— Ch. 1 · Origins And Background —
Treaty on the Final Settlement with Respect to Germany.
~5 min read · Ch. 1 of 7
On the 1st of August 1945, the Potsdam Agreement established provisional terms for governing Germany after World War II. This accord created an Oder, Neisse line that awarded most of Germany's former eastern provinces to Poland and the Soviet Union. German populations in these areas fled or were expelled during the conflict. The German Democratic Republic accepted this border in a 1950 Treaty of Zgorzelec with Poland. West Germany initially rejected the arrangement entirely under the Hallstein Doctrine. It later recognized the border only as provisional in the 1970 Treaty of Warsaw. That treaty stated final status would be decided by a future peace settlement. Until the Cold War ended in the late 1980s, little progress occurred toward establishing a single government for all Germans. Consequently, Germany lacked full national sovereignty in many respects. Several developments in 1989 and 1990 collectively termed the Peaceful Revolution led to the fall of the Berlin Wall.

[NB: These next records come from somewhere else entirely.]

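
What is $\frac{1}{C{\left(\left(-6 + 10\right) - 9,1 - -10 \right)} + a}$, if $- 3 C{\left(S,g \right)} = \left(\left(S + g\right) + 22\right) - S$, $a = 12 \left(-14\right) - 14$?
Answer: $- \frac{1}{193} \approx -0.0051813$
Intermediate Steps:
$a = -182$ ($a = -168 - 14 = -182$)
$C{\left(S,g \right)} = - \frac{22}{3} - \frac{g}{3}$ ($C{\left(S,g \right)} = - \frac{\left(\left(S + g\right) + 22\right) - S}{3} = - \frac{\left(22 + S + g\right) - S}{3} = - \frac{22 + g}{3} = - \frac{22}{3} - \frac{g}{3}$)
$\frac{1}{C{\left(\left(-6 + 10\right) - 9,1 - -10 \right)} + a} = \frac{1}{\left(- \frac{22}{3} - \frac{1 - -10}{3}\right) - 182} = \frac{1}{\left(- \frac{22}{3} - \frac{1 + 10}{3}\right) - 182} = \frac{1}{\left(- \frac{22}{3} - \frac{11}{3}\right) - 182} = \frac{1}{-11 - 182} = \frac{1}{-193} = - \frac{1}{193}$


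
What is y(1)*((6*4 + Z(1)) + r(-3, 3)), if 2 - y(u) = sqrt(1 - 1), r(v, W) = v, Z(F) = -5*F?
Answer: 32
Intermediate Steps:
y(u) = 2 (y(u) = 2 - sqrt(1 - 1) = 2 - sqrt(0) = 2 - 1*0 = 2 + 0 = 2)
y(1)*((6*4 + Z(1)) + r(-3, 3)) = 2*((6*4 - 5*1) - 3) = 2*((24 - 5) - 3) = 2*(19 - 3) = 2*16 = 32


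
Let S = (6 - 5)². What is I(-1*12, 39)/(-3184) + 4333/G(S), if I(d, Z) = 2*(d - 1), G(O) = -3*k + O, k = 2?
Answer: -6898071/7960 ≈ -866.59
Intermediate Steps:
S = 1 (S = 1² = 1)
G(O) = -6 + O (G(O) = -3*2 + O = -6 + O)
I(d, Z) = -2 + 2*d (I(d, Z) = 2*(-1 + d) = -2 + 2*d)
I(-1*12, 39)/(-3184) + 4333/G(S) = (-2 + 2*(-1*12))/(-3184) + 4333/(-6 + 1) = (-2 + 2*(-12))*(-1/3184) + 4333/(-5) = (-2 - 24)*(-1/3184) + 4333*(-⅕) = -26*(-1/3184) - 4333/5 = 13/1592 - 4333/5 = -6898071/7960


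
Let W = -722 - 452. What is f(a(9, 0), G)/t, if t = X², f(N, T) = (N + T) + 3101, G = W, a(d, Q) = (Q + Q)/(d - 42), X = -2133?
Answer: 1927/4549689 ≈ 0.00042355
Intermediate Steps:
W = -1174
a(d, Q) = 2*Q/(-42 + d) (a(d, Q) = (2*Q)/(-42 + d) = 2*Q/(-42 + d))
G = -1174
f(N, T) = 3101 + N + T
t = 4549689 (t = (-2133)² = 4549689)
f(a(9, 0), G)/t = (3101 + 2*0/(-42 + 9) - 1174)/4549689 = (3101 + 2*0/(-33) - 1174)*(1/4549689) = (3101 + 2*0*(-1/33) - 1174)*(1/4549689) = (3101 + 0 - 1174)*(1/4549689) = 1927*(1/4549689) = 1927/4549689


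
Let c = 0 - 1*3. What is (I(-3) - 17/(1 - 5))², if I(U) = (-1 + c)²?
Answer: 6561/16 ≈ 410.06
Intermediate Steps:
c = -3 (c = 0 - 3 = -3)
I(U) = 16 (I(U) = (-1 - 3)² = (-4)² = 16)
(I(-3) - 17/(1 - 5))² = (16 - 17/(1 - 5))² = (16 - 17/(-4))² = (16 - 17*(-¼))² = (16 + 17/4)² = (81/4)² = 6561/16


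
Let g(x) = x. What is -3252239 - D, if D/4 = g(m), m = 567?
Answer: -3254507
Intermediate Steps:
D = 2268 (D = 4*567 = 2268)
-3252239 - D = -3252239 - 1*2268 = -3252239 - 2268 = -3254507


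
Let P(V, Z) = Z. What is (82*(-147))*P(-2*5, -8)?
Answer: 96432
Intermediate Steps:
(82*(-147))*P(-2*5, -8) = (82*(-147))*(-8) = -12054*(-8) = 96432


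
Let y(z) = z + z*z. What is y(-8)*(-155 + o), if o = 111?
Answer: -2464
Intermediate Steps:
y(z) = z + z²
y(-8)*(-155 + o) = (-8*(1 - 8))*(-155 + 111) = -8*(-7)*(-44) = 56*(-44) = -2464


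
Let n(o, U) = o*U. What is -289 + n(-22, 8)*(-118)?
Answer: 20479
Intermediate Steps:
n(o, U) = U*o
-289 + n(-22, 8)*(-118) = -289 + (8*(-22))*(-118) = -289 - 176*(-118) = -289 + 20768 = 20479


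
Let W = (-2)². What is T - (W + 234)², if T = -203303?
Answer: -259947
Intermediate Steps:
W = 4
T - (W + 234)² = -203303 - (4 + 234)² = -203303 - 1*238² = -203303 - 1*56644 = -203303 - 56644 = -259947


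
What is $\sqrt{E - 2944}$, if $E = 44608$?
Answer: $8 \sqrt{651} \approx 204.12$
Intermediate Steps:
$\sqrt{E - 2944} = \sqrt{44608 - 2944} = \sqrt{41664} = 8 \sqrt{651}$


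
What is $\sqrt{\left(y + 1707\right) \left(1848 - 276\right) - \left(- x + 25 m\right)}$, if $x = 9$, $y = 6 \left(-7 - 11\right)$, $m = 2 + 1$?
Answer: $\sqrt{2513562} \approx 1585.4$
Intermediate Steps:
$m = 3$
$y = -108$ ($y = 6 \left(-18\right) = -108$)
$\sqrt{\left(y + 1707\right) \left(1848 - 276\right) - \left(- x + 25 m\right)} = \sqrt{\left(-108 + 1707\right) \left(1848 - 276\right) + \left(9 - 75\right)} = \sqrt{1599 \cdot 1572 + \left(9 - 75\right)} = \sqrt{2513628 - 66} = \sqrt{2513562}$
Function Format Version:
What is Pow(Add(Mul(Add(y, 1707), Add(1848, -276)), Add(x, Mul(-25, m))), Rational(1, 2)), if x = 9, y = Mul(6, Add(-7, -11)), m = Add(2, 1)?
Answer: Pow(2513562, Rational(1, 2)) ≈ 1585.4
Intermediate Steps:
m = 3
y = -108 (y = Mul(6, -18) = -108)
Pow(Add(Mul(Add(y, 1707), Add(1848, -276)), Add(x, Mul(-25, m))), Rational(1, 2)) = Pow(Add(Mul(Add(-108, 1707), Add(1848, -276)), Add(9, Mul(-25, 3))), Rational(1, 2)) = Pow(Add(Mul(1599, 1572), Add(9, -75)), Rational(1, 2)) = Pow(Add(2513628, -66), Rational(1, 2)) = Pow(2513562, Rational(1, 2))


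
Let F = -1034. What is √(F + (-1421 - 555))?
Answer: I*√3010 ≈ 54.863*I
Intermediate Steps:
√(F + (-1421 - 555)) = √(-1034 + (-1421 - 555)) = √(-1034 - 1976) = √(-3010) = I*√3010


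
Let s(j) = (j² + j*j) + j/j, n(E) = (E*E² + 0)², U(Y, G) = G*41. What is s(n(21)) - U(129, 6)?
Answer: 14711655022773037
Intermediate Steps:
U(Y, G) = 41*G
n(E) = E⁶ (n(E) = (E³ + 0)² = (E³)² = E⁶)
s(j) = 1 + 2*j² (s(j) = (j² + j²) + 1 = 2*j² + 1 = 1 + 2*j²)
s(n(21)) - U(129, 6) = (1 + 2*(21⁶)²) - 41*6 = (1 + 2*85766121²) - 1*246 = (1 + 2*7355827511386641) - 246 = (1 + 14711655022773282) - 246 = 14711655022773283 - 246 = 14711655022773037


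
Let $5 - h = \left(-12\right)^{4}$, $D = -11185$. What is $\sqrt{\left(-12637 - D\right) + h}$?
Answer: $i \sqrt{22183} \approx 148.94 i$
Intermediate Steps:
$h = -20731$ ($h = 5 - \left(-12\right)^{4} = 5 - 20736 = -20731$)
$\sqrt{\left(-12637 - D\right) + h} = \sqrt{\left(-12637 - -11185\right) - 20731} = \sqrt{\left(-12637 + 11185\right) - 20731} = \sqrt{-1452 - 20731} = \sqrt{-22183} = i \sqrt{22183}$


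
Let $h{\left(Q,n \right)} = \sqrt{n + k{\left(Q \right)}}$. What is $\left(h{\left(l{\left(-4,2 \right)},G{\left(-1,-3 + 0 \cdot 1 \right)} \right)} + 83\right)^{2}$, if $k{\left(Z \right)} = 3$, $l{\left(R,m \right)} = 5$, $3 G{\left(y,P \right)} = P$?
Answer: $\left(83 + \sqrt{2}\right)^{2} \approx 7125.8$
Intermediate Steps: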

A conversation on the 9th of February 1990 between US Secretary of State James Baker and Mikhail Gorbachev in Moscow argued for holding Two-Plus-Four talks.
Negotiation Process
A national election held on the 18th of March 1990 in the German Democratic Republic resulted in a plurality victory for parties favoring reunification. Both German states agreed to accept terms affecting Germany from the Potsdam Agreement to achieve unity. On the 31st of August 1990, the Federal Republic and the German Democratic Republic signed an Unification Treaty describing accession specifics. This enabled international parties to negotiate a final settlement. The Treaty on the Final Settlement with Respect to Germany was signed in Moscow on the 12th of September 1990. It paved the way for German reunification on the 3rd of October 1990. Under these terms, the Four Powers renounced all rights they formerly held regarding Germany including Berlin. Upon deposit of the last instrument of ratification, united Germany became fully sovereign on the 15th of March 1991. Hans-Dietrich Genscher participated in the first round of talks conducted in March 1990 at the Ministry of Foreign Affairs in Bonn.